Written by Kelly Davis

Late night arrival – On the flight to Uganda I finished the book, “Zen and the Art of Happiness,” which puts forth the proposition that you should think of everything that happens to you as the best thing that could have happened to you at that point in time. I decided to give that philosophy a whirl. We made the flight from Brussels to Entebbe with minutes to spare after a 2-hour delay in Newark. We were so close to missing that flight that it was a foregone conclusion that our 12 bags would certainly not make it and we spend hours dealing with that nightmare. They made it! Every last one of them. That alone is a minor miracle when flying to Uganda. So far, so good.
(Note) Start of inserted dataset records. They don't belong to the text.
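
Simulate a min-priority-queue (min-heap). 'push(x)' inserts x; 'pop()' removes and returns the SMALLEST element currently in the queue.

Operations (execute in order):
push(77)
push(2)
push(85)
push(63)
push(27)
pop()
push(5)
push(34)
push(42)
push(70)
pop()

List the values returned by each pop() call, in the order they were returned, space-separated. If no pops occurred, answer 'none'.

Answer: 2 5

Derivation:
push(77): heap contents = [77]
push(2): heap contents = [2, 77]
push(85): heap contents = [2, 77, 85]
push(63): heap contents = [2, 63, 77, 85]
push(27): heap contents = [2, 27, 63, 77, 85]
pop() → 2: heap contents = [27, 63, 77, 85]
push(5): heap contents = [5, 27, 63, 77, 85]
push(34): heap contents = [5, 27, 34, 63, 77, 85]
push(42): heap contents = [5, 27, 34, 42, 63, 77, 85]
push(70): heap contents = [5, 27, 34, 42, 63, 70, 77, 85]
pop() → 5: heap contents = [27, 34, 42, 63, 70, 77, 85]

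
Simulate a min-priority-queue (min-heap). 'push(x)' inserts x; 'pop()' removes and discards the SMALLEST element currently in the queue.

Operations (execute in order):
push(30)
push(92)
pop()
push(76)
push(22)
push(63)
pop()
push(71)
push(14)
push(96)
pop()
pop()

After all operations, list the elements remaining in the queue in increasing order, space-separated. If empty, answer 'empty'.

Answer: 71 76 92 96

Derivation:
push(30): heap contents = [30]
push(92): heap contents = [30, 92]
pop() → 30: heap contents = [92]
push(76): heap contents = [76, 92]
push(22): heap contents = [22, 76, 92]
push(63): heap contents = [22, 63, 76, 92]
pop() → 22: heap contents = [63, 76, 92]
push(71): heap contents = [63, 71, 76, 92]
push(14): heap contents = [14, 63, 71, 76, 92]
push(96): heap contents = [14, 63, 71, 76, 92, 96]
pop() → 14: heap contents = [63, 71, 76, 92, 96]
pop() → 63: heap contents = [71, 76, 92, 96]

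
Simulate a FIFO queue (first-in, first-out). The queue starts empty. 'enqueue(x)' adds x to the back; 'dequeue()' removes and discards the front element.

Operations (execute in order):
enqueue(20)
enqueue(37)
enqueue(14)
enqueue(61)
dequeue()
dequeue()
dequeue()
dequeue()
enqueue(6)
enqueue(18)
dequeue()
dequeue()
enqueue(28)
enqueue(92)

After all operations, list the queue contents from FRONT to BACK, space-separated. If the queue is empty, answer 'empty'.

enqueue(20): [20]
enqueue(37): [20, 37]
enqueue(14): [20, 37, 14]
enqueue(61): [20, 37, 14, 61]
dequeue(): [37, 14, 61]
dequeue(): [14, 61]
dequeue(): [61]
dequeue(): []
enqueue(6): [6]
enqueue(18): [6, 18]
dequeue(): [18]
dequeue(): []
enqueue(28): [28]
enqueue(92): [28, 92]

Answer: 28 92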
Omaha travelers delayed but not deterred – Our sisters from Omaha were not so lucky. Julie and Donna experienced a one-hour delay on the first leg of their flight which ultimately caused a total of 31 hours of unplanned layovers due to the ripple effect of that delay. Eventually, an angel Rwandan airline worker got them on a flight to Entebbe hours earlier than expected. After hours of planning work-arounds and tense moments wondering when we would be able to meet up with them, they joined our group for a happy reunion on a back street in Kampala (thank you, Aggrey), all drama forgotten, we were on our way.
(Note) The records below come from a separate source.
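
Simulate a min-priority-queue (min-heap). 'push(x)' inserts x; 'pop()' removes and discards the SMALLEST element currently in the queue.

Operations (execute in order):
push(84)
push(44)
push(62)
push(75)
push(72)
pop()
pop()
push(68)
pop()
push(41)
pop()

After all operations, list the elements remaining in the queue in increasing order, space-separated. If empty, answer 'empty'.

Answer: 72 75 84

Derivation:
push(84): heap contents = [84]
push(44): heap contents = [44, 84]
push(62): heap contents = [44, 62, 84]
push(75): heap contents = [44, 62, 75, 84]
push(72): heap contents = [44, 62, 72, 75, 84]
pop() → 44: heap contents = [62, 72, 75, 84]
pop() → 62: heap contents = [72, 75, 84]
push(68): heap contents = [68, 72, 75, 84]
pop() → 68: heap contents = [72, 75, 84]
push(41): heap contents = [41, 72, 75, 84]
pop() → 41: heap contents = [72, 75, 84]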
African Hospitality in the rain – our first destination was the African Hospitality Institute (AHI). It is located well off the main road about halfway between Kampala and Gulu. The beauty of a June trip is that it is not the rainy season, usually. It started pouring about ¼ mile from the AHI so we had to pull over and hoof it the rest of the way. Soaked to the bone, we were met a couple of minutes into our muddy trek by the AHI students carrying umbrellas for us. A very happy site. AHI ( is a hospitality training center started and still run by Maggie Josiah that takes in disadvantaged kids from east African villages and teaches then all facets of the hospitality trade. After a 2-year program their placement rate at 5-star hotels and safari lodges throughout Uganda is over 90%. A wonderful organization (please donate). The rain and meeting all these eager and hardworking kids made this a special stop.
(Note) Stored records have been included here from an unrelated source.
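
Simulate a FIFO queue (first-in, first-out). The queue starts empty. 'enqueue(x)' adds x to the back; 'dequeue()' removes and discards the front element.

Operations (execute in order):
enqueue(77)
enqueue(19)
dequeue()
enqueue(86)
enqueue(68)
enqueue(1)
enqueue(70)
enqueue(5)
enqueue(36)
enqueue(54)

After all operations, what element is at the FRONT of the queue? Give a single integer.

Answer: 19

Derivation:
enqueue(77): queue = [77]
enqueue(19): queue = [77, 19]
dequeue(): queue = [19]
enqueue(86): queue = [19, 86]
enqueue(68): queue = [19, 86, 68]
enqueue(1): queue = [19, 86, 68, 1]
enqueue(70): queue = [19, 86, 68, 1, 70]
enqueue(5): queue = [19, 86, 68, 1, 70, 5]
enqueue(36): queue = [19, 86, 68, 1, 70, 5, 36]
enqueue(54): queue = [19, 86, 68, 1, 70, 5, 36, 54]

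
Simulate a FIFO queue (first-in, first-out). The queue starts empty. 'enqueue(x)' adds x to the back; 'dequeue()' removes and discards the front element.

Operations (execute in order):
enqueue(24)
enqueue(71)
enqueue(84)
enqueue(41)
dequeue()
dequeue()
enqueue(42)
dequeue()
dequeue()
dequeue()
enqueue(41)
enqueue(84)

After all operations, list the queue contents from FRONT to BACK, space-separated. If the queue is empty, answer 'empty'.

enqueue(24): [24]
enqueue(71): [24, 71]
enqueue(84): [24, 71, 84]
enqueue(41): [24, 71, 84, 41]
dequeue(): [71, 84, 41]
dequeue(): [84, 41]
enqueue(42): [84, 41, 42]
dequeue(): [41, 42]
dequeue(): [42]
dequeue(): []
enqueue(41): [41]
enqueue(84): [41, 84]

Answer: 41 84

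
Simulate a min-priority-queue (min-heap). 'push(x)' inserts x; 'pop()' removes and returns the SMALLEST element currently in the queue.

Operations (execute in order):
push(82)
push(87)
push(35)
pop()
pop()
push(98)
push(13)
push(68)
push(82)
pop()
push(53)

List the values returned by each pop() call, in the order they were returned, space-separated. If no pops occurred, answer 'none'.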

We’re almost there, what could go wrong? – back on the road, looking forward to a 2-hour scenic drive into Gulu, our bus started experiencing a little indigestion. A belt? 2 belts? Who knew. Our intrepid driver, George, with the imaginary assistance from Bruce, got us back on the road and we hobbled into Gulu a little late but no worse for wear. A wonderful late-night dinner with stories from the day ended our night. A perfect day, everything happened exactly the way it was supposed to in Uganda.